Ministg provides a way to add call-stack annotations to programs in a similar way that cost-centre stack annotations can be added to Haskell programs compiled by the GHC compiler. In many ways the call-stack tracing feature of Ministg is just a modification of the cost-centre profiling ideas in the GHC compiler. To understand cost-centre profiling please consult these references:

Stack annotations

Ministg adds an extra kind of expression to the language of programs described in the "fast curry" paper:

stack "annotation" expression

stack is a keyword which takes two arguments:

  1. A double-quoted string annotation. It can be any string, but usually it is the same as a variable name in the program.
  2. An expression to be annotated.

Ignoring call-stack tracing, an annotated expression has the same meaning with the annotation removed. That is, the annotations do not affect the denotation of the program. The annotations do affect the operational semantics however, and Ministg contains an extra small-step evaluation rule to handle them.

A programmer can add stack annotations by hand, but it is often more convenient to have them automatically inserted before the program is executed, similar to the --auto-all option provided by GHC for profiling.

Automatic program annotation

Ministg can automatically add stack annotations to all the top-level definitions in a program, including those in the Prelude. Annotations are added to top-level thunks and functions using the variable name of the thing defined as the string annotation. Data constructors are not annotated. Automatic annotation is enabled via the -a command line argument.

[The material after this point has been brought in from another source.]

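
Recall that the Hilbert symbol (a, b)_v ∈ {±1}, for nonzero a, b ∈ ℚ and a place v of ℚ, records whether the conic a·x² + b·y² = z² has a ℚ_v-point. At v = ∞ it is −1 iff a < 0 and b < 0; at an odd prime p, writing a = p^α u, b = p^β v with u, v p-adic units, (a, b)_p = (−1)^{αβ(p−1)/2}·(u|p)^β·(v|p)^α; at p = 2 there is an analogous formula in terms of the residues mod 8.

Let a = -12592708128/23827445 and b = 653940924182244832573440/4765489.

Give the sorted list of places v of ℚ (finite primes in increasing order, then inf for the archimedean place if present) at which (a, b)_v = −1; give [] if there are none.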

For example, suppose your program contains these two top-level definitions:

fac = FUN(x -> 
         case eqInt x zero of {
            True -> one;
            False -> let { s = THUNK(subInt x one);
                           rec = THUNK(fac s) }
                           in multInt x rec

main = THUNK (fac seven)

After automatic annotation the same definitions will look like this:

fac = FUN(x -> stack "fac"
          case eqInt x zero of {
             True -> one;
             False -> let { s = THUNK(subInt_2 x one);
                            rec = THUNK(fac_1 s) } 
                            in multInt x rec

main = THUNK(stack "main" fac seven)

Viewing the call-stack in the trace files

By default Ministg does not show the call-stack in the trace files produced by execution tracing, however they can be made visible by invoking Ministg with the -c command line argument.

Garbage collection

For convenience Ministg provides garbage collection of heap bindings. This is especially useful for execution tracing because it keeps the heap as small as possible, which makes it easier to view. It also means that Prelude functions which are not used by your program are not kept in the heap. Thus the Prelude can have lots of definitions in it, but execution tracing only shows the ones in current use by your program; so you are not penalised for having an expressive Prelude! The garbage collector is run between every small-step of execution - thus there is not expectation that it will be fast. You can turn the garbage collector off by invoking Ministg with the --nogc command line argument.